Dr. C.N.: Die politische Korrektheit ist ein System der verordneten Denkschablonen, oder vielleicht besser: ein System der zunächst propagierten und später oktroyierten Denkverbote. Ich habe hierzu viele Beispiele in meinem Buch Sind Gedanken noch frei? [München 1999, 2., erw. Aufl. 2001) aufgeführt. Um Wiederholungen zu vermeiden ein neues Beispiel: Die angemessenste Art, dem politisch korrekten Schwachsinn zu begegnen, ist ihn bloßzustellen. Als Ende 1999 der Künstler Hans Haacke drohte, den Schriftzug Dem Deutschen Volke am Berliner Reichstag gegen Der Bevölkerung auszutauschen, regte sich zarter Widerstand. Hierzu ein beispielhaftes Vorgehen in Form eines Leserbriefes aus der Jungen Freiheit vom Dezember 1999: »Recht so Herr Haacke, haben Sie nicht nur neben dem runig-dümpelnden Begriff Volk gleich das schwerbelastete Wort deutsch mit auf den Index gesetzt. Doch muß ich Sie leider der Inkonsequenz zeihen. Ist den in dem gutgemeinten Begriff Be-völk-erung nicht auch das ominöse Wort Volk enthalten? Selbst die Artikel der oder dem sind nicht ganz koscher, sind sie denn nicht schon einmal im Zusammenhang mit nazistischen Gedankengut mißbraucht worden, wie: 'Der Führer spricht' oder 'Dem Führer gewidmet'? Allmählich kommt's einem so recht: auch Worte wie Führer, sprechen und gewidmet sollten verboten werden; konsequenterweise vielleicht die ganze deutsche Sprache? Ich glaube, um wirklich jeden Fehler auszuschließen, sollten auf dem Fries des Reichstagsgebäudes (eigentlich sollte dieser Name ja auch verboten werden) die eindrucksvollen Worte for Fix and Foxi prangen. Würde damit nicht auch die geistige Beschaffenheit unseres Bundestages im wesentlichen aufs Trefflichste wiedergegeben?« Ein immerhin zu erwägender Gedanke, nicht?
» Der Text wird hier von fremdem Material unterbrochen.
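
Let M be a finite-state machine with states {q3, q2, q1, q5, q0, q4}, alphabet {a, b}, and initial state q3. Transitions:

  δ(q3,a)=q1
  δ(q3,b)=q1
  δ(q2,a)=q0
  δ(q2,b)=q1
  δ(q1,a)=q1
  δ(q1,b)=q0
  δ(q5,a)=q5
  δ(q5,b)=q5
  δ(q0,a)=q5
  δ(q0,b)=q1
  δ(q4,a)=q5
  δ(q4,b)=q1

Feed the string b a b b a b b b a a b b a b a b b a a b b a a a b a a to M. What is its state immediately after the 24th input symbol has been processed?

q5

q3 → q1 → q1 → q0 → q1 → q1 → q0 → q1 → q0 → q5 → q5 → q5 → q5 → q5 → q5 → q5 → q5 → q5 → q5 → q5 → q5 → q5 → q5 → q5 → q5
After 24 symbols: q5.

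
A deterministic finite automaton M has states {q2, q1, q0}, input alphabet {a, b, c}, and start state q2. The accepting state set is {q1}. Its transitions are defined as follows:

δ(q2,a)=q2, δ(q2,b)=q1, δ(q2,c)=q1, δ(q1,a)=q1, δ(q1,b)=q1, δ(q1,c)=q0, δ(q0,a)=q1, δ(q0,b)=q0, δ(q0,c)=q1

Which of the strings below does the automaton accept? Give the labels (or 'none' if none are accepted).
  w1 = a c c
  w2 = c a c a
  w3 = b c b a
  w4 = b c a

w1: Trace: q2 -a-> q2 -c-> q1 -c-> q0  → end q0, rejected
w2: Trace: q2 -c-> q1 -a-> q1 -c-> q0 -a-> q1  → end q1, accepted
w3: Trace: q2 -b-> q1 -c-> q0 -b-> q0 -a-> q1  → end q1, accepted
w4: Trace: q2 -b-> q1 -c-> q0 -a-> q1  → end q1, accepted

w2, w3, w4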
SAD: Ich danke Ihnen für dieses Gespräch. Ein Abschlußwort?

Dr. C.N.: Ein freiheitliches Staatssystem zeichnet sich u.a. dadurch aus, daß seine Staatsbürger die Freiheit haben, in Wort und Schrift ihre Meinung zu äußern sowie das Recht auf Unversehrtheit und Würde genießen. Meinungen können in einem wirklich pluralistischen Staat niemals gleich sein. Nur aus dem fortwährenden Konflikt der Meinungen erwächst einem freiheitlichen System die Fähigkeit, dem immerwährenden Suchen nach Antworten auf Fragen Lösungen folgen zu lassen. Rede und Gegenrede sind der Dreh- und Angelpunkt eines solchen freiheitlichen Systems - auch und gerade, wenn Meinungen bewußt kontrovers gehalten und scharf formuliert sein mögen. Ein Pseudoliberalismus aber, der im liberalen Gewand Gesinnungsgutachten verteilt, ständig moralisierend die »Faschismuskeule« schwingt, Andersdenkende aus dem Diskurs auszugrenzen versucht und vor der Öffentlichkeit verunglimpfend demontiert, ist in Wirklichkeit Totalitarismus. In dieser Hinsicht ist die BRD totalitär. Und einen solchen Zustand lehne ich ab.